Today's MBA students work with laser-focus – but they're not close-minded. According to a couple of recent reports, students obtaining their Master's in business have been branching out in many ways. Some are taking finance jobs in unexpected fields or places, like the military. Others are expanding their course of study – even incorporating philosophy into their educational programs!
For instance, a recent report by The Wall Street Journal detailed how "the philosophy department is invading the MBA program." The article noted how classes focused around readings by Marx and Kant, among other philosophers, have begun to become a staple in many different business programs at universities across the country. Apparently, these courses are helping to correct a flaw that many employers have been worried about for years: that MBA grads are trained to specific purposes, but do not have the generalized knowledge base and skill set needed to see the "big picture."

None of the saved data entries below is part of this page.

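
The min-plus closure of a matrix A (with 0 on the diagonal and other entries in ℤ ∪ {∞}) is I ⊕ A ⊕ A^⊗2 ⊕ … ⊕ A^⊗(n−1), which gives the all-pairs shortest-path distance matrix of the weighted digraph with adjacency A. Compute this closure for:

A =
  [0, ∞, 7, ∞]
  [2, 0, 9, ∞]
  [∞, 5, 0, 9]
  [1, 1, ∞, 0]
Closure =
  [0, 12, 7, 16]
  [2, 0, 9, 18]
  [7, 5, 0, 9]
  [1, 1, 8, 0]

This is the Floyd-Warshall all-pairs shortest-path computation. For each intermediate vertex k = 0, 1, …, 3, update dist[i][j] ← min(dist[i][j], dist[i][k] + dist[k][j]). The final matrix gives, for each (i, j), the minimum total weight of any directed path from i to j (possibly empty when i = j).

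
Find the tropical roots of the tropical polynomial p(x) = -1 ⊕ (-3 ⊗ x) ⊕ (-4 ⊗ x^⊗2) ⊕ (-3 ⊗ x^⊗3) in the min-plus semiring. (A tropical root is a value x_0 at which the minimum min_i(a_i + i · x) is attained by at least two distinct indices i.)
Roots: {-1, 1, 2}

Each tropical root is a break point of the lower envelope of the lines y = a_i + i · x (there are 4 lines, with slopes 0, 1, ..., 3). Only the lines that attain the minimum somewhere contribute to roots; other lines are dominated. Here the surviving (envelope) indices are i = 3, i = 2, i = 1, i = 0.
Intersections between consecutive envelope lines give the roots: for adjacent envelope indices i < j the intersection is x = (a_i − a_j) / (j − i). Reading off the sorted break points: {-1, 1, 2}.
Verification: at each break x_0, at least two indices attain the minimum of min_i(a_i + i · x_0).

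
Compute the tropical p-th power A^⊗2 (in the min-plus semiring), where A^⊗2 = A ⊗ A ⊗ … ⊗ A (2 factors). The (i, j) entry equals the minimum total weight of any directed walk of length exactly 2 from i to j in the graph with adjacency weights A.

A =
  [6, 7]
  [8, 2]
A^⊗2 =
  [12, 9]
  [10, 4]

Each entry (A^⊗2)_ij equals the minimum over all length-2 walks i = v_0 → v_1 → … → v_2 = j of Σ_t A[v_t][v_{t+1}]. For example, for (i, j) = (0, 1) we minimise over 2 possible intermediate vertex sequences; the minimum is 9, attained along the walk 0 → 1 → 1.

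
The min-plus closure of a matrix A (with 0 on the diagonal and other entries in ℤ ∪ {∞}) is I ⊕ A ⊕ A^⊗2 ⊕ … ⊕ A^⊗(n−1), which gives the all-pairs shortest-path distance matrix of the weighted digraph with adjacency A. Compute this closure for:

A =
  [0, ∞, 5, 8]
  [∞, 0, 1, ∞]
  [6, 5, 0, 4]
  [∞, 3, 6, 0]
Closure =
  [0, 10, 5, 8]
  [7, 0, 1, 5]
  [6, 5, 0, 4]
  [10, 3, 4, 0]

This is the Floyd-Warshall all-pairs shortest-path computation. For each intermediate vertex k = 0, 1, …, 3, update dist[i][j] ← min(dist[i][j], dist[i][k] + dist[k][j]). The final matrix gives, for each (i, j), the minimum total weight of any directed path from i to j (possibly empty when i = j).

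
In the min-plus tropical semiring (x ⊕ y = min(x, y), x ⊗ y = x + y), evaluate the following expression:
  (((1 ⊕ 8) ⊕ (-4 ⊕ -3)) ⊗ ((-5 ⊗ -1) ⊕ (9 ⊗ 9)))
(((1 ⊕ 8) ⊕ (-4 ⊕ -3)) ⊗ ((-5 ⊗ -1) ⊕ (9 ⊗ 9))) = -10

Expand innermost to outermost. Recall ⊕ takes the minimum of its arguments and ⊗ takes their sum. Working out the expression (((1 ⊕ 8) ⊕ (-4 ⊕ -3)) ⊗ ((-5 ⊗ -1) ⊕ (9 ⊗ 9))) gives -10.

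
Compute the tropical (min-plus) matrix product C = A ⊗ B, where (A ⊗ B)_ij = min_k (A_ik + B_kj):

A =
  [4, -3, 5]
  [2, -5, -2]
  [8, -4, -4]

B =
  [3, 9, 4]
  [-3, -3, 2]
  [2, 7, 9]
A ⊗ B =
  [-6, -6, -1]
  [-8, -8, -3]
  [-7, -7, -2]

Apply the min-plus product entry-by-entry:
  C[0][0] = min over k of (A[0][0] + B[0][0] = 4 + 3 = 7, A[0][1] + B[1][0] = -3 + -3 = -6, A[0][2] + B[2][0] = 5 + 2 = 7) = -6 (attained at k = 1)
  C[0][1] = min over k of (A[0][0] + B[0][1] = 4 + 9 = 13, A[0][1] + B[1][1] = -3 + -3 = -6, A[0][2] + B[2][1] = 5 + 7 = 12) = -6 (attained at k = 1)
  C[0][2] = min over k of (A[0][0] + B[0][2] = 4 + 4 = 8, A[0][1] + B[1][2] = -3 + 2 = -1, A[0][2] + B[2][2] = 5 + 9 = 14) = -1 (attained at k = 1)
  C[1][0] = min over k of (A[1][0] + B[0][0] = 2 + 3 = 5, A[1][1] + B[1][0] = -5 + -3 = -8, A[1][2] + B[2][0] = -2 + 2 = 0) = -8 (attained at k = 1)
  C[1][1] = min over k of (A[1][0] + B[0][1] = 2 + 9 = 11, A[1][1] + B[1][1] = -5 + -3 = -8, A[1][2] + B[2][1] = -2 + 7 = 5) = -8 (attained at k = 1)
  C[1][2] = min over k of (A[1][0] + B[0][2] = 2 + 4 = 6, A[1][1] + B[1][2] = -5 + 2 = -3, A[1][2] + B[2][2] = -2 + 9 = 7) = -3 (attained at k = 1)
  C[2][0] = min over k of (A[2][0] + B[0][0] = 8 + 3 = 11, A[2][1] + B[1][0] = -4 + -3 = -7, A[2][2] + B[2][0] = -4 + 2 = -2) = -7 (attained at k = 1)
  C[2][1] = min over k of (A[2][0] + B[0][1] = 8 + 9 = 17, A[2][1] + B[1][1] = -4 + -3 = -7, A[2][2] + B[2][1] = -4 + 7 = 3) = -7 (attained at k = 1)
  C[2][2] = min over k of (A[2][0] + B[0][2] = 8 + 4 = 12, A[2][1] + B[1][2] = -4 + 2 = -2, A[2][2] + B[2][2] = -4 + 9 = 5) = -2 (attained at k = 1)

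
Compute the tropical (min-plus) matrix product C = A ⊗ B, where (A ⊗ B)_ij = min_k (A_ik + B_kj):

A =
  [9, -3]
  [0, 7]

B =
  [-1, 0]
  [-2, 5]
A ⊗ B =
  [-5, 2]
  [-1, 0]

Apply the min-plus product entry-by-entry:
  C[0][0] = min over k of (A[0][0] + B[0][0] = 9 + -1 = 8, A[0][1] + B[1][0] = -3 + -2 = -5) = -5 (attained at k = 1)
  C[0][1] = min over k of (A[0][0] + B[0][1] = 9 + 0 = 9, A[0][1] + B[1][1] = -3 + 5 = 2) = 2 (attained at k = 1)
  C[1][0] = min over k of (A[1][0] + B[0][0] = 0 + -1 = -1, A[1][1] + B[1][0] = 7 + -2 = 5) = -1 (attained at k = 0)
  C[1][1] = min over k of (A[1][0] + B[0][1] = 0 + 0 = 0, A[1][1] + B[1][1] = 7 + 5 = 12) = 0 (attained at k = 0)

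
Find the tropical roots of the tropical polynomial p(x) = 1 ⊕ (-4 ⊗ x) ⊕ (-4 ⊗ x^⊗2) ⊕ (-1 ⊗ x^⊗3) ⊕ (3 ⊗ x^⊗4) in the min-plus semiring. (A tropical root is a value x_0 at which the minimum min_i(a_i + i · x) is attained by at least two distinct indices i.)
Roots: {-4, -3, 0, 5}

Each tropical root is a break point of the lower envelope of the lines y = a_i + i · x (there are 5 lines, with slopes 0, 1, ..., 4). Only the lines that attain the minimum somewhere contribute to roots; other lines are dominated. Here the surviving (envelope) indices are i = 4, i = 3, i = 2, i = 1, i = 0.
Intersections between consecutive envelope lines give the roots: for adjacent envelope indices i < j the intersection is x = (a_i − a_j) / (j − i). Reading off the sorted break points: {-4, -3, 0, 5}.
Verification: at each break x_0, at least two indices attain the minimum of min_i(a_i + i · x_0).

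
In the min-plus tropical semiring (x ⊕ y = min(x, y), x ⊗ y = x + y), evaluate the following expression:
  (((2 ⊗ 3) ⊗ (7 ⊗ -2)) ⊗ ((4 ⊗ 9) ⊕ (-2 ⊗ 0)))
(((2 ⊗ 3) ⊗ (7 ⊗ -2)) ⊗ ((4 ⊗ 9) ⊕ (-2 ⊗ 0))) = 8

Expand innermost to outermost. Recall ⊕ takes the minimum of its arguments and ⊗ takes their sum. Working out the expression (((2 ⊗ 3) ⊗ (7 ⊗ -2)) ⊗ ((4 ⊗ 9) ⊕ (-2 ⊗ 0))) gives 8.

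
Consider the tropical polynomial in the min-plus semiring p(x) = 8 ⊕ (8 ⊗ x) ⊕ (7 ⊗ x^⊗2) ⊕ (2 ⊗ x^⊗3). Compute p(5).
p(5) = 8

A tropical monomial a ⊗ x^⊗i evaluates to a + i · x. Evaluating each term at x = 5:
  Term 0 contributes 8 + 0 · 5 = 8
  Term 1 contributes 8 + 1 · 5 = 13
  Term 2 contributes 7 + 2 · 5 = 17
  Term 3 contributes 2 + 3 · 5 = 17
p(5) = ⊕ of these = min[8, 13, 17, 17] = 8.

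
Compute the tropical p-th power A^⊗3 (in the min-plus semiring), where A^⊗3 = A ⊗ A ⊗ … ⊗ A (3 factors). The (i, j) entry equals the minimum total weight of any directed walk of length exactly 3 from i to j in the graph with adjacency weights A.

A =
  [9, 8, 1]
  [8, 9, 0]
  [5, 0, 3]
A^⊗3 =
  [9, 4, 1]
  [8, 3, 0]
  [5, 0, 3]

Each entry (A^⊗3)_ij equals the minimum over all length-3 walks i = v_0 → v_1 → … → v_3 = j of Σ_t A[v_t][v_{t+1}]. For example, for (i, j) = (0, 2) we minimise over 9 possible intermediate vertex sequences; the minimum is 1, attained along the walk 0 → 2 → 1 → 2.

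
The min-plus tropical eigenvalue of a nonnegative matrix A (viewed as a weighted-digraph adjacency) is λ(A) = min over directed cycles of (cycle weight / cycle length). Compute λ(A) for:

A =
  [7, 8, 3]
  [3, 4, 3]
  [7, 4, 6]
λ(A) = 10/3

Enumerate directed cycles and compute their means (weight / length). Sample:
  cycle 0 → 0: weight = 7, length = 1, mean = 7/1 ≈ 7.000
  cycle 1 → 1: weight = 4, length = 1, mean = 4/1 ≈ 4.000
  cycle 2 → 2: weight = 6, length = 1, mean = 6/1 ≈ 6.000
  cycle 0 → 1 → 0: weight = 11, length = 2, mean = 11/2 ≈ 5.500
  cycle 0 → 2 → 0: weight = 10, length = 2, mean = 10/2 ≈ 5.000
  cycle 1 → 0 → 1: weight = 11, length = 2, mean = 11/2 ≈ 5.500
Minimum mean = 3.333, attained e.g. along the cycle 0 → 2 → 1 → 0 with weight 10 and length 3. So λ(A) = 10/3 = 10/3.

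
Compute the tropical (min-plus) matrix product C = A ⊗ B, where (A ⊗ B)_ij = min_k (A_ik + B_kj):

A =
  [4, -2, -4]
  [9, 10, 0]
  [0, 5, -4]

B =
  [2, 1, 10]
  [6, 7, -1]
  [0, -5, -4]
A ⊗ B =
  [-4, -9, -8]
  [0, -5, -4]
  [-4, -9, -8]

Apply the min-plus product entry-by-entry:
  C[0][0] = min over k of (A[0][0] + B[0][0] = 4 + 2 = 6, A[0][1] + B[1][0] = -2 + 6 = 4, A[0][2] + B[2][0] = -4 + 0 = -4) = -4 (attained at k = 2)
  C[0][1] = min over k of (A[0][0] + B[0][1] = 4 + 1 = 5, A[0][1] + B[1][1] = -2 + 7 = 5, A[0][2] + B[2][1] = -4 + -5 = -9) = -9 (attained at k = 2)
  C[0][2] = min over k of (A[0][0] + B[0][2] = 4 + 10 = 14, A[0][1] + B[1][2] = -2 + -1 = -3, A[0][2] + B[2][2] = -4 + -4 = -8) = -8 (attained at k = 2)
  C[1][0] = min over k of (A[1][0] + B[0][0] = 9 + 2 = 11, A[1][1] + B[1][0] = 10 + 6 = 16, A[1][2] + B[2][0] = 0 + 0 = 0) = 0 (attained at k = 2)
  C[1][1] = min over k of (A[1][0] + B[0][1] = 9 + 1 = 10, A[1][1] + B[1][1] = 10 + 7 = 17, A[1][2] + B[2][1] = 0 + -5 = -5) = -5 (attained at k = 2)
  C[1][2] = min over k of (A[1][0] + B[0][2] = 9 + 10 = 19, A[1][1] + B[1][2] = 10 + -1 = 9, A[1][2] + B[2][2] = 0 + -4 = -4) = -4 (attained at k = 2)
  C[2][0] = min over k of (A[2][0] + B[0][0] = 0 + 2 = 2, A[2][1] + B[1][0] = 5 + 6 = 11, A[2][2] + B[2][0] = -4 + 0 = -4) = -4 (attained at k = 2)
  C[2][1] = min over k of (A[2][0] + B[0][1] = 0 + 1 = 1, A[2][1] + B[1][1] = 5 + 7 = 12, A[2][2] + B[2][1] = -4 + -5 = -9) = -9 (attained at k = 2)
  C[2][2] = min over k of (A[2][0] + B[0][2] = 0 + 10 = 10, A[2][1] + B[1][2] = 5 + -1 = 4, A[2][2] + B[2][2] = -4 + -4 = -8) = -8 (attained at k = 2)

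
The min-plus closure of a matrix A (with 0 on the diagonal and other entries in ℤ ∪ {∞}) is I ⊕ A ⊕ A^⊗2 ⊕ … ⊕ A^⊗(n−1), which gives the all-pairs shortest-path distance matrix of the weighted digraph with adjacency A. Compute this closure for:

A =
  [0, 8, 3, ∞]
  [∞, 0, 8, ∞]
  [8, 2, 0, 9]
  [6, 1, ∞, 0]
Closure =
  [0, 5, 3, 12]
  [16, 0, 8, 17]
  [8, 2, 0, 9]
  [6, 1, 9, 0]

This is the Floyd-Warshall all-pairs shortest-path computation. For each intermediate vertex k = 0, 1, …, 3, update dist[i][j] ← min(dist[i][j], dist[i][k] + dist[k][j]). The final matrix gives, for each (i, j), the minimum total weight of any directed path from i to j (possibly empty when i = j).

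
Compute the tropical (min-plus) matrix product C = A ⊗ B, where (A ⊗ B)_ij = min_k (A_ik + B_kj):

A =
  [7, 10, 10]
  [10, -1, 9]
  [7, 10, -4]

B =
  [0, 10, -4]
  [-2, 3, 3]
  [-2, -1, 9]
A ⊗ B =
  [7, 9, 3]
  [-3, 2, 2]
  [-6, -5, 3]

Apply the min-plus product entry-by-entry:
  C[0][0] = min over k of (A[0][0] + B[0][0] = 7 + 0 = 7, A[0][1] + B[1][0] = 10 + -2 = 8, A[0][2] + B[2][0] = 10 + -2 = 8) = 7 (attained at k = 0)
  C[0][1] = min over k of (A[0][0] + B[0][1] = 7 + 10 = 17, A[0][1] + B[1][1] = 10 + 3 = 13, A[0][2] + B[2][1] = 10 + -1 = 9) = 9 (attained at k = 2)
  C[0][2] = min over k of (A[0][0] + B[0][2] = 7 + -4 = 3, A[0][1] + B[1][2] = 10 + 3 = 13, A[0][2] + B[2][2] = 10 + 9 = 19) = 3 (attained at k = 0)
  C[1][0] = min over k of (A[1][0] + B[0][0] = 10 + 0 = 10, A[1][1] + B[1][0] = -1 + -2 = -3, A[1][2] + B[2][0] = 9 + -2 = 7) = -3 (attained at k = 1)
  C[1][1] = min over k of (A[1][0] + B[0][1] = 10 + 10 = 20, A[1][1] + B[1][1] = -1 + 3 = 2, A[1][2] + B[2][1] = 9 + -1 = 8) = 2 (attained at k = 1)
  C[1][2] = min over k of (A[1][0] + B[0][2] = 10 + -4 = 6, A[1][1] + B[1][2] = -1 + 3 = 2, A[1][2] + B[2][2] = 9 + 9 = 18) = 2 (attained at k = 1)
  C[2][0] = min over k of (A[2][0] + B[0][0] = 7 + 0 = 7, A[2][1] + B[1][0] = 10 + -2 = 8, A[2][2] + B[2][0] = -4 + -2 = -6) = -6 (attained at k = 2)
  C[2][1] = min over k of (A[2][0] + B[0][1] = 7 + 10 = 17, A[2][1] + B[1][1] = 10 + 3 = 13, A[2][2] + B[2][1] = -4 + -1 = -5) = -5 (attained at k = 2)
  C[2][2] = min over k of (A[2][0] + B[0][2] = 7 + -4 = 3, A[2][1] + B[1][2] = 10 + 3 = 13, A[2][2] + B[2][2] = -4 + 9 = 5) = 3 (attained at k = 0)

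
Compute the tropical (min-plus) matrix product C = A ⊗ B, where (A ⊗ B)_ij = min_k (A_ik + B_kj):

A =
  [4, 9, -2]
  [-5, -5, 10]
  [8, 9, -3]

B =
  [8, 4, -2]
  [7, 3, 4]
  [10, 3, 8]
A ⊗ B =
  [8, 1, 2]
  [2, -2, -7]
  [7, 0, 5]

Apply the min-plus product entry-by-entry:
  C[0][0] = min over k of (A[0][0] + B[0][0] = 4 + 8 = 12, A[0][1] + B[1][0] = 9 + 7 = 16, A[0][2] + B[2][0] = -2 + 10 = 8) = 8 (attained at k = 2)
  C[0][1] = min over k of (A[0][0] + B[0][1] = 4 + 4 = 8, A[0][1] + B[1][1] = 9 + 3 = 12, A[0][2] + B[2][1] = -2 + 3 = 1) = 1 (attained at k = 2)
  C[0][2] = min over k of (A[0][0] + B[0][2] = 4 + -2 = 2, A[0][1] + B[1][2] = 9 + 4 = 13, A[0][2] + B[2][2] = -2 + 8 = 6) = 2 (attained at k = 0)
  C[1][0] = min over k of (A[1][0] + B[0][0] = -5 + 8 = 3, A[1][1] + B[1][0] = -5 + 7 = 2, A[1][2] + B[2][0] = 10 + 10 = 20) = 2 (attained at k = 1)
  C[1][1] = min over k of (A[1][0] + B[0][1] = -5 + 4 = -1, A[1][1] + B[1][1] = -5 + 3 = -2, A[1][2] + B[2][1] = 10 + 3 = 13) = -2 (attained at k = 1)
  C[1][2] = min over k of (A[1][0] + B[0][2] = -5 + -2 = -7, A[1][1] + B[1][2] = -5 + 4 = -1, A[1][2] + B[2][2] = 10 + 8 = 18) = -7 (attained at k = 0)
  C[2][0] = min over k of (A[2][0] + B[0][0] = 8 + 8 = 16, A[2][1] + B[1][0] = 9 + 7 = 16, A[2][2] + B[2][0] = -3 + 10 = 7) = 7 (attained at k = 2)
  C[2][1] = min over k of (A[2][0] + B[0][1] = 8 + 4 = 12, A[2][1] + B[1][1] = 9 + 3 = 12, A[2][2] + B[2][1] = -3 + 3 = 0) = 0 (attained at k = 2)
  C[2][2] = min over k of (A[2][0] + B[0][2] = 8 + -2 = 6, A[2][1] + B[1][2] = 9 + 4 = 13, A[2][2] + B[2][2] = -3 + 8 = 5) = 5 (attained at k = 2)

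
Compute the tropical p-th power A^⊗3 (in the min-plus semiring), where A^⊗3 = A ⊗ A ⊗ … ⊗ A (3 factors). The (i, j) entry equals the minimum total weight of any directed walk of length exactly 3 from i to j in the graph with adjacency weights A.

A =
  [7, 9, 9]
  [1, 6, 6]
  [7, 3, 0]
A^⊗3 =
  [13, 12, 9]
  [10, 9, 6]
  [4, 3, 0]

Each entry (A^⊗3)_ij equals the minimum over all length-3 walks i = v_0 → v_1 → … → v_3 = j of Σ_t A[v_t][v_{t+1}]. For example, for (i, j) = (0, 2) we minimise over 9 possible intermediate vertex sequences; the minimum is 9, attained along the walk 0 → 2 → 2 → 2.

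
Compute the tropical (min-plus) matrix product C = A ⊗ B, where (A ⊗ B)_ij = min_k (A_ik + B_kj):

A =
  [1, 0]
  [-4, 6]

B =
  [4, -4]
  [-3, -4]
A ⊗ B =
  [-3, -4]
  [0, -8]

Apply the min-plus product entry-by-entry:
  C[0][0] = min over k of (A[0][0] + B[0][0] = 1 + 4 = 5, A[0][1] + B[1][0] = 0 + -3 = -3) = -3 (attained at k = 1)
  C[0][1] = min over k of (A[0][0] + B[0][1] = 1 + -4 = -3, A[0][1] + B[1][1] = 0 + -4 = -4) = -4 (attained at k = 1)
  C[1][0] = min over k of (A[1][0] + B[0][0] = -4 + 4 = 0, A[1][1] + B[1][0] = 6 + -3 = 3) = 0 (attained at k = 0)
  C[1][1] = min over k of (A[1][0] + B[0][1] = -4 + -4 = -8, A[1][1] + B[1][1] = 6 + -4 = 2) = -8 (attained at k = 0)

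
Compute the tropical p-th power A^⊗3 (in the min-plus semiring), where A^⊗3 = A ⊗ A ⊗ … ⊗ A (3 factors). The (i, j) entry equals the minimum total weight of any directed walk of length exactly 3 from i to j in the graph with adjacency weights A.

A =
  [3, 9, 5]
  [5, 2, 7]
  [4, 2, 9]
A^⊗3 =
  [9, 9, 11]
  [9, 6, 11]
  [9, 6, 11]

Each entry (A^⊗3)_ij equals the minimum over all length-3 walks i = v_0 → v_1 → … → v_3 = j of Σ_t A[v_t][v_{t+1}]. For example, for (i, j) = (0, 2) we minimise over 9 possible intermediate vertex sequences; the minimum is 11, attained along the walk 0 → 0 → 0 → 2.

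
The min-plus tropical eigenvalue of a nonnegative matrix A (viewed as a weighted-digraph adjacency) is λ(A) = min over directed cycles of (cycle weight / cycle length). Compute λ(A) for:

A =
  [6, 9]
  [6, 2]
λ(A) = 2

Enumerate directed cycles and compute their means (weight / length). Sample:
  cycle 0 → 0: weight = 6, length = 1, mean = 6/1 ≈ 6.000
  cycle 1 → 1: weight = 2, length = 1, mean = 2/1 ≈ 2.000
  cycle 0 → 1 → 0: weight = 15, length = 2, mean = 15/2 ≈ 7.500
  cycle 1 → 0 → 1: weight = 15, length = 2, mean = 15/2 ≈ 7.500
Minimum mean = 2.000, attained e.g. along the cycle 1 → 1 with weight 2 and length 1. So λ(A) = 2/1 = 2.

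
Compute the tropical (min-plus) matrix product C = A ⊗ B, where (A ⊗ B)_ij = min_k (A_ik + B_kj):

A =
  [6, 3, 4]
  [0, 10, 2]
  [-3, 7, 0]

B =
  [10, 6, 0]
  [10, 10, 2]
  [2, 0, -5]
A ⊗ B =
  [6, 4, -1]
  [4, 2, -3]
  [2, 0, -5]

Apply the min-plus product entry-by-entry:
  C[0][0] = min over k of (A[0][0] + B[0][0] = 6 + 10 = 16, A[0][1] + B[1][0] = 3 + 10 = 13, A[0][2] + B[2][0] = 4 + 2 = 6) = 6 (attained at k = 2)
  C[0][1] = min over k of (A[0][0] + B[0][1] = 6 + 6 = 12, A[0][1] + B[1][1] = 3 + 10 = 13, A[0][2] + B[2][1] = 4 + 0 = 4) = 4 (attained at k = 2)
  C[0][2] = min over k of (A[0][0] + B[0][2] = 6 + 0 = 6, A[0][1] + B[1][2] = 3 + 2 = 5, A[0][2] + B[2][2] = 4 + -5 = -1) = -1 (attained at k = 2)
  C[1][0] = min over k of (A[1][0] + B[0][0] = 0 + 10 = 10, A[1][1] + B[1][0] = 10 + 10 = 20, A[1][2] + B[2][0] = 2 + 2 = 4) = 4 (attained at k = 2)
  C[1][1] = min over k of (A[1][0] + B[0][1] = 0 + 6 = 6, A[1][1] + B[1][1] = 10 + 10 = 20, A[1][2] + B[2][1] = 2 + 0 = 2) = 2 (attained at k = 2)
  C[1][2] = min over k of (A[1][0] + B[0][2] = 0 + 0 = 0, A[1][1] + B[1][2] = 10 + 2 = 12, A[1][2] + B[2][2] = 2 + -5 = -3) = -3 (attained at k = 2)
  C[2][0] = min over k of (A[2][0] + B[0][0] = -3 + 10 = 7, A[2][1] + B[1][0] = 7 + 10 = 17, A[2][2] + B[2][0] = 0 + 2 = 2) = 2 (attained at k = 2)
  C[2][1] = min over k of (A[2][0] + B[0][1] = -3 + 6 = 3, A[2][1] + B[1][1] = 7 + 10 = 17, A[2][2] + B[2][1] = 0 + 0 = 0) = 0 (attained at k = 2)
  C[2][2] = min over k of (A[2][0] + B[0][2] = -3 + 0 = -3, A[2][1] + B[1][2] = 7 + 2 = 9, A[2][2] + B[2][2] = 0 + -5 = -5) = -5 (attained at k = 2)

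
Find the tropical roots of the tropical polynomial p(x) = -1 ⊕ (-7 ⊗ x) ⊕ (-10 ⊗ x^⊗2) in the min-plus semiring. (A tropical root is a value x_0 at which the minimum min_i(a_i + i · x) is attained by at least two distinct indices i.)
Roots: {3, 6}

Each tropical root is a break point of the lower envelope of the lines y = a_i + i · x (there are 3 lines, with slopes 0, 1, ..., 2). Only the lines that attain the minimum somewhere contribute to roots; other lines are dominated. Here the surviving (envelope) indices are i = 2, i = 1, i = 0.
Intersections between consecutive envelope lines give the roots: for adjacent envelope indices i < j the intersection is x = (a_i − a_j) / (j − i). Reading off the sorted break points: {3, 6}.
Verification: at each break x_0, at least two indices attain the minimum of min_i(a_i + i · x_0).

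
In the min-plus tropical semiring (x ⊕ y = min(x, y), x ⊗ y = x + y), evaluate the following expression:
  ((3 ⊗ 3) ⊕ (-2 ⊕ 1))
((3 ⊗ 3) ⊕ (-2 ⊕ 1)) = -2

Expand innermost to outermost. Recall ⊕ takes the minimum of its arguments and ⊗ takes their sum. Working out the expression ((3 ⊗ 3) ⊕ (-2 ⊕ 1)) gives -2.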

The report then detailed "Nobel Thinking," an elective class offered at the London Business School. The class is indicative of the trend toward incorporating philosophy into business classes: by studying economic theories and decision making by Nobel Prize winners, the class aims to give students a better understanding of how ideas inform decisions made in accounting jobs, executive positions and other finance careers.
"It's important to know why we're doing what we're doing," Ingrid Marchal-Gérez, a second-year MBA student enrolled in Nobel Thinking, told The Journal. "You can start to understand what idea can have an impact, and how to communicate an idea."
Kurt Jacobsen, program director and a professor of business history at Copenhagen Business School, explained to the outlet that students appreciate and engage with the history presented in such classes.
"The tension between the two words business [and] philosophy appeals to quite a lot of young students," he told the Journal.